Benchmark aluminium on the London Metal Exchange (LME) was up 0.8 per cent to $US1,537 a tonne at 1700 GMT.

Prices of the metal used widely in the transport and packaging industries earlier touched $US1,538.50 a tonne, the highest since March 30.

“More aluminium is being produced than consumed,” said Julius Baer analyst Carsten Menke. “Demand from key manufacturing sectors like autos will come back only gradually and output cuts to balance the market are not really happening.”

Falling costs of inputs such as power, alumina and carbon have allowed aluminium smelters to keep producing, despite low prices and losses.

Expectations of stronger aluminium demand as industrial activity ramps up in China have helped to buoy prices on the LME and on the Shanghai Futures Exchange since early April.

Aluminium stocks in warehouses monitored by ShFE have dropped nearly 40 per cent since the middle of March to about 322,000 tonnes.

However, stocks in LME-registered warehouse have climbed more than 50 per cent to more than 1.49 million tonnes over the same period.

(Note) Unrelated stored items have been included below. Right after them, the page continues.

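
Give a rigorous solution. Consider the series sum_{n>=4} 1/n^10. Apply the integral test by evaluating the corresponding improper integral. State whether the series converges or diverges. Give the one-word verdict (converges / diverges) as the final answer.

Let f(x) = x^(-10). Then f is positive, continuous, and decreasing on [4, infinity), so the integral test applies.
Compute the improper integral int_{4}^infinity f(x) dx:
  antiderivative F(x) = -1/(9*x^9).
  As x -> infinity, F(x) -> 0 (since p = 10 > 1).
  So int = F(infinity) - F(4) = 0 - (-1/2359296) = 1/2359296.
  Finite, so by the integral test, the series converges.

converges


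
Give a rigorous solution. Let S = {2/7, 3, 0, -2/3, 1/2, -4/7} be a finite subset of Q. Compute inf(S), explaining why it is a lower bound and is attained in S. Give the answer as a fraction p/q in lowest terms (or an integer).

S is finite, so inf(S) = min(S).
Sorted increasing:
-2/3, -4/7, 0, 2/7, 1/2, 3
The extremum is -2/3.
For every x in S, x >= -2/3. And -2/3 is in S, so it is attained.
Therefore inf(S) = -2/3.

-2/3


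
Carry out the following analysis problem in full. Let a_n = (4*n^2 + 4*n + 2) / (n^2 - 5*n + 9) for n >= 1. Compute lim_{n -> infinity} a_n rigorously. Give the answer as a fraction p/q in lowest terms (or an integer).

Divide numerator and denominator by n^2, the highest power:
numerator / n^2 = 4 + 4/n + 2/n^2
denominator / n^2 = 1 - 5/n + 9/n^2
As n -> infinity, all terms of the form c/n^k (k >= 1) tend to 0.
So numerator / n^2 -> 4 and denominator / n^2 -> 1.
Therefore lim a_n = 4.

4


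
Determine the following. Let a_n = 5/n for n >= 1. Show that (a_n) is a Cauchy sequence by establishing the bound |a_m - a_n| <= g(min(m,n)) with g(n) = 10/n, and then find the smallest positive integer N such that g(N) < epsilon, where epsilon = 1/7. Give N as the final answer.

For any m, n >= 1, by the triangle inequality:
|a_m - a_n| = |5/m - 5/n| <= 5*1/m + 5*1/n <= 10/min(m,n).
So g(n) = 10/n bounds the Cauchy difference. Since g(n) -> 0, (a_n) is Cauchy.
Now solve g(N) < 1/7: 10/N < 1/7 <=> N > 10 / (1/7) = 70.
The smallest integer strictly greater than 70 is N = 71.
Check: g(71) = 10/71 = 10/71 < 1/7; g(70) = 1/7 >= 1/7. So N = 71.

71


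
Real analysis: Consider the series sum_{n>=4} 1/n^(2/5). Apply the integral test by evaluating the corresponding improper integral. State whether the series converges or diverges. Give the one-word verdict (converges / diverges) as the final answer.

Let f(x) = x^(-2/5). Then f is positive, continuous, and decreasing on [4, infinity), so the integral test applies.
Compute the improper integral int_{4}^infinity f(x) dx:
  antiderivative F(x) = 5*x^(3/5)/3.
  As x -> infinity, F(x) -> infinity (since p = 2/5 < 1).
  So the integral diverges. By the integral test, the series diverges.

diverges


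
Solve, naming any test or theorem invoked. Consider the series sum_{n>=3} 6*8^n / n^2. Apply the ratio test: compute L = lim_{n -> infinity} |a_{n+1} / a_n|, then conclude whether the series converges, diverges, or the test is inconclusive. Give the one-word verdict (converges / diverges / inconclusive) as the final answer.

Let a_n denote the general term. Form the ratio a_{n+1}/a_n and simplify:
a_{n+1}/a_n = 8*n^2/(n + 1)^2
Take the limit as n -> infinity: L = 8.
Since L = 8 > 1 (or L = infinity), the ratio test implies the series diverges.

diverges


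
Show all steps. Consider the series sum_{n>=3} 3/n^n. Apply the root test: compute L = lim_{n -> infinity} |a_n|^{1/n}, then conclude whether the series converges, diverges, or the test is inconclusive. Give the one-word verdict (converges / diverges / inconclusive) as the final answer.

Let a_n denote the general term. Form |a_n|^(1/n) and simplify:
|a_n|^(1/n) = 3^(1/n)/n
Take the limit as n -> infinity: L = 0.
Since L = 0 < 1, the root test implies convergence.

converges


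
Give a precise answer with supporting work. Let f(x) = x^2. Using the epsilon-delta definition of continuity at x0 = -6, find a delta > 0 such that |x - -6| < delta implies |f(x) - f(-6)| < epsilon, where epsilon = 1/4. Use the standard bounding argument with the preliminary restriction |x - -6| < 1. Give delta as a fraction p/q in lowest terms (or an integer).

Factor: |x^2 - (-6)^2| = |x - -6| * |x + -6|.
Impose |x - -6| < 1 first. Then |x + -6| = |(x - -6) + 2*(-6)| <= |x - -6| + 2*|-6| < 1 + 12 = 13.
So |x^2 - (-6)^2| < delta * 13.
We need delta * 13 <= 1/4, i.e. delta <= 1/4/13 = 1/52.
Since 1/52 < 1, this is tighter than 1; take delta = 1/52.
So delta = 1/52 works.

1/52


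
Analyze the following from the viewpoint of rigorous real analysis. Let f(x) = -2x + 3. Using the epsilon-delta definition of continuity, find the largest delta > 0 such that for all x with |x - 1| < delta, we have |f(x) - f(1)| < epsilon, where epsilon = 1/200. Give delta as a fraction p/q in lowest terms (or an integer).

We compute f(1) = -2*(1) + 3 = 1.
|f(x) - f(1)| = |-2x + 3 - (1)| = |-2(x - 1)| = 2|x - 1|.
We need 2|x - 1| < 1/200, i.e. |x - 1| < 1/200 / 2 = 1/400.
So any delta <= 1/400 works. Conversely, if delta > 1/400, then x = 1 + 1/400 satisfies |x - 1| = 1/400 < delta but |f(x) - f(1)| = 2 * 1/400 = 1/200, which is not < 1/200; so no larger delta works.
Hence the largest such delta is 1/400.

1/400


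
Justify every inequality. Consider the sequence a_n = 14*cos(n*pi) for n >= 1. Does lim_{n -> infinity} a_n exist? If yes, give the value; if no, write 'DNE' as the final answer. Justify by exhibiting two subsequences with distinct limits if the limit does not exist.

Examine the behaviour of a_n along subsequences.
cos(n*pi) = (-1)^n, so a_n = 14*(-1)^n. a_{2k} = 14 -> 14. a_{2k+1} = -14 -> -14.
Since these two subsequential limits are 14 and -14, distinct, the full sequence cannot converge (a convergent sequence has all subsequences tending to the same limit). So lim a_n does not exist.

DNE


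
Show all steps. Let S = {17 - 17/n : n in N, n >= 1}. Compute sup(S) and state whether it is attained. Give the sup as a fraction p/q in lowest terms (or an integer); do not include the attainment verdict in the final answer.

Analysis:
- Values: 0, 17/2, 34/3, 51/4, ... strictly increasing.
- Minimum is 0 (n=1); inf = 0 (attained).
- 17 - 17/n -> 17 from below; sup = 17, not attained.
Conclusion: sup(S) = 17, not attained in S.

17


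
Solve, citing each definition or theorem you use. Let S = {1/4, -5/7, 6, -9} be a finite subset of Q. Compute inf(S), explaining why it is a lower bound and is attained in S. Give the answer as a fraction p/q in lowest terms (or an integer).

S is finite, so inf(S) = min(S).
Sorted increasing:
-9, -5/7, 1/4, 6
The extremum is -9.
For every x in S, x >= -9. And -9 is in S, so it is attained.
Therefore inf(S) = -9.

-9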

Aluminium needs to hold above the 50-day moving average at $US1,520 for a sustained period before another upside attempt, which faces resistance at $US1,5445, a Fibonacci retracement level.

The premium for the cash contract over three-month tin is at an elevated $US188 a tonne, indicating concern over nearby supplies on the LME market.

Low LME stocks and large holdings of warrants and cash contracts are behind those worries.

Three-month tin was up 1.3 per cent at $US15,500.

Copper was up 1.6 per cent at $US5,345.50, zinc added 0.8 per cent to $US1,936, lead dipped 0.4 per cent to $US1,631.50 and nickel was up 1.1 per cent at $US12,250.